Underlying Employment Strength
Last week’s September employment report showed weakness in the headline jobs gained number but significant underlying strength in other measures. The economy lost 33,000 jobs for the month versus an expected gain of 80,000, according to a Bloomberg survey of economists. The report reflects the tough-to-predict impact of hurricanes Harvey and Irma.
The remainder of the report was very strong and may indicate that improving employment is finally represented in wage gains, which is necessary for any acceleration in inflation expectations. The unemployment rate fell from 4.4% to 4.2%, while the labor force participation rate increased from 62.9% to 63.1%. Average hourly earnings increased by 0.5% to an annual rate of 2.9%. The decrease in the unemployment rate and the increase in average hourly earnings were both better than market expectations.

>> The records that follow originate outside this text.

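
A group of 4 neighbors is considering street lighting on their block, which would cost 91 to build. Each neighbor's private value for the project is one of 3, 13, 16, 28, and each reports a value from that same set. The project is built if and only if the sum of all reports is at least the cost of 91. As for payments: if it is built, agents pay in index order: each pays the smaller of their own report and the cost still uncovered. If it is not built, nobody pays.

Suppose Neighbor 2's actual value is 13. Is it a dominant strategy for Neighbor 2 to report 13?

Yes

Check each profile of the others' reports and compare truth against every alternative report.
Others report (3, 3, 3): truth gives 0, best alternative gives 0.
Others report (3, 3, 13): truth gives 0, best alternative gives 0.
Others report (3, 3, 16): truth gives 0, best alternative gives 0.
Others report (3, 3, 28): truth gives 0, best alternative gives 0.
Others report (3, 13, 3): truth gives 0, best alternative gives 0.
Others report (3, 13, 13): truth gives 0, best alternative gives 0.
(Remaining 58 profiles checked similarly; truth is weakly best in each.)
In every case the truthful report is at least as good as any alternative, so it is a dominant strategy.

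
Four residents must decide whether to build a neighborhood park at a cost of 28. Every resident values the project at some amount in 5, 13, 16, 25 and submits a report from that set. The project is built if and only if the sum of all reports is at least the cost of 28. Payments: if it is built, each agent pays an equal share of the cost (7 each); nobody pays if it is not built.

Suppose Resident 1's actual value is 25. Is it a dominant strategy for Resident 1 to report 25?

Check each profile of the others' reports and compare truth against every alternative report.
Others report (5, 5, 5): truth gives 18, best alternative gives 18.
Others report (5, 5, 13): truth gives 18, best alternative gives 18.
Others report (5, 5, 16): truth gives 18, best alternative gives 18.
Others report (5, 5, 25): truth gives 18, best alternative gives 18.
Others report (5, 13, 5): truth gives 18, best alternative gives 18.
Others report (5, 13, 13): truth gives 18, best alternative gives 18.
(Remaining 58 profiles checked similarly; truth is weakly best in each.)
In every case the truthful report is at least as good as any alternative, so it is a dominant strategy.

Yes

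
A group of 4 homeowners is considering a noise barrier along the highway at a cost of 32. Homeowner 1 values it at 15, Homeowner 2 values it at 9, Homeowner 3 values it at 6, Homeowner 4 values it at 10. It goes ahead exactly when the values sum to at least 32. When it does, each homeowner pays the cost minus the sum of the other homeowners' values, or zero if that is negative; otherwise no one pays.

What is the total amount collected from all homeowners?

Total value 40 ≥ cost 32, so it is built.
Homeowner 1: others sum to 25; max(0, 32 - 25) = 7.
Homeowner 2: others sum to 31; max(0, 32 - 31) = 1.
Homeowner 3: others sum to 34; max(0, 32 - 34) = 0.
Homeowner 4: others sum to 30; max(0, 32 - 30) = 2.
Total collected = 7 + 1 + 0 + 2 = 10.

10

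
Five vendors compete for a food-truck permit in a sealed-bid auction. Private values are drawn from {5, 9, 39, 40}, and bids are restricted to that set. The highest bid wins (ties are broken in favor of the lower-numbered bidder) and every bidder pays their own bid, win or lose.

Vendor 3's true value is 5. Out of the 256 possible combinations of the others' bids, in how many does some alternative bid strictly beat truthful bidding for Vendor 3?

4

Others bid (5, 5, 5, 5): truth gives -5; bid 9 gives -4 > -5. Violating.
Others bid (5, 5, 5, 9): truth gives -5; bid 9 gives -4 > -5. Violating.
Others bid (5, 5, 9, 5): truth gives -5; bid 9 gives -4 > -5. Violating.
Others bid (5, 5, 9, 9): truth gives -5; bid 9 gives -4 > -5. Violating.
Others bid (5, 5, 5, 39): truth gives -5; no alternative beats it.
Others bid (5, 5, 5, 40): truth gives -5; no alternative beats it.
(Checking all 256 profiles: 4 have a profitable deviation, 252 do not.)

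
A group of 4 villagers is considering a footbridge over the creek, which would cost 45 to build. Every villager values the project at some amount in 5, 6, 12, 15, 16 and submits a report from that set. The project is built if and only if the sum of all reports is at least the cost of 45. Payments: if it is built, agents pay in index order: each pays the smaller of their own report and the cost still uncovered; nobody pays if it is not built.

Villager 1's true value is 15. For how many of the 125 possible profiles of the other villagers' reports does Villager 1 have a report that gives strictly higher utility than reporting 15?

Others report (5, 12, 16): truth gives 0; report 12 gives 3 > 0. Violating.
Others report (5, 15, 15): truth gives 0; report 12 gives 3 > 0. Violating.
Others report (5, 15, 16): truth gives 0; report 12 gives 3 > 0. Violating.
Others report (5, 16, 12): truth gives 0; report 12 gives 3 > 0. Violating.
Others report (5, 5, 5): truth gives 0; no alternative beats it.
Others report (5, 5, 6): truth gives 0; no alternative beats it.
(Checking all 125 profiles: 69 have a profitable deviation, 56 do not.)

69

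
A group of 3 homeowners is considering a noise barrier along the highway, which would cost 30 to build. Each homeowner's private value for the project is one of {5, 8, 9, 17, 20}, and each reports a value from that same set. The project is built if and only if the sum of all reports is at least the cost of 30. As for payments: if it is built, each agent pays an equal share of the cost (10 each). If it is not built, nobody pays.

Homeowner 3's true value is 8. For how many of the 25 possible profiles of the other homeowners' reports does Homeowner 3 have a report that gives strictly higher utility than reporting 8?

2

Others report (5, 17): truth gives -2; report 5 gives 0 > -2. Violating.
Others report (17, 5): truth gives -2; report 5 gives 0 > -2. Violating.
Others report (5, 5): truth gives 0; no alternative beats it.
Others report (5, 8): truth gives 0; no alternative beats it.
(Checking all 25 profiles: 2 have a profitable deviation, 23 do not.)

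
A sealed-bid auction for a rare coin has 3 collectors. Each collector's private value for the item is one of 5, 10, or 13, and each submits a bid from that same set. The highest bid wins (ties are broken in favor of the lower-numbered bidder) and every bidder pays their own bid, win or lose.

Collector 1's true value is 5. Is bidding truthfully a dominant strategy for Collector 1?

Check each profile of the others' bids and compare truth against every alternative bid.
Others bid (5, 5): truth gives 0, best alternative gives -5.
Others bid (5, 13): truth gives -5, best alternative gives -8.
Others bid (10, 13): truth gives -5, best alternative gives -8.
Others bid (13, 5): truth gives -5, best alternative gives -8.
Others bid (13, 10): truth gives -5, best alternative gives -8.
Others bid (13, 13): truth gives -5, best alternative gives -8.
(Remaining 3 profiles checked similarly; truth is weakly best in each.)
In every case the truthful bid is at least as good as any alternative, so it is a dominant strategy.

Yes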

The fixed income market has held up well this year due to a belief that inflation was remaining stubbornly low despite increased economic growth, falling unemployment, and an accommodative Federal Reserve. This report could start to change this paradigm. I will be watching this Friday’s Consumer Price Index for confirmation of a potential acceleration in inflation expectations. The market expects a 0.6% monthly gain for an annualized increase of 2.3%. If the report shows higher inflationary readings, I would expect bond yields to continue to rise.
I am modestly bearish on bonds now but may increase my conviction for higher yields in the coming months if we get some signs that inflationary pressures are building.